Macnica Holdings: sales up, profits miss targets despite AI server demand
Macnica Holdings, Inc. reported net sales of JPY575,435 million for the six months ended September 30, 2025, surpassing its forecast by 13.4%. This increase was driven by heightened demand for AI servers and accelerated procurement due to tariff risks in the Chinese market. However, operating income of JPY17,506 million fell below the JPY19,200 million forecast by 8.8%, primarily due to foreign exchange fluctuations in Japan and Taiwan, and increased SG&A expenses from the consolidation of Navya Mobility SAS.
Net income attributable to owners of the parent also missed targets, reaching JPY11,021 million compared to the JPY12,300 million forecast, a 10.4% shortfall. Despite these profit discrepancies, the company’s full-year forecast for FY2025 remains unchanged, projecting net sales of JPY1,050,000 million and operating income of JPY42,000 million.

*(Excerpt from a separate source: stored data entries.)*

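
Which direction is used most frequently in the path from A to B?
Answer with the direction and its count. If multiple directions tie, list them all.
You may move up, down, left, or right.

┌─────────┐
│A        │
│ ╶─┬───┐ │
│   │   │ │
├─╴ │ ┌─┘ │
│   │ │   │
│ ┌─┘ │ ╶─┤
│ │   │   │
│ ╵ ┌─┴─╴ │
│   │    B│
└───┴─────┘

Directions: right, right, right, right, down, down, left, down, right, down
Counts: {'right': 5, 'down': 4, 'left': 1}
Most common: right (5 times)

Solution:

┌─────────┐
│A → → → ↓│
│ ╶─┬───┐ │
│   │   │↓│
├─╴ │ ┌─┘ │
│   │ │↓ ↲│
│ ┌─┘ │ ╶─┤
│ │   │↳ ↓│
│ ╵ ┌─┴─╴ │
│   │    B│
└───┴─────┘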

The company's Semiconductor Business saw sales rise by 11.1% to JPY494,785 million, while its Cybersecurity and Other IT Solutions Business grew 9.9% to JPY80,704 million. Strategic initiatives include expanding AI solutions across office, on-site, and product use, focusing on enterprise and commercial systems, and strengthening its proprietary ASM services.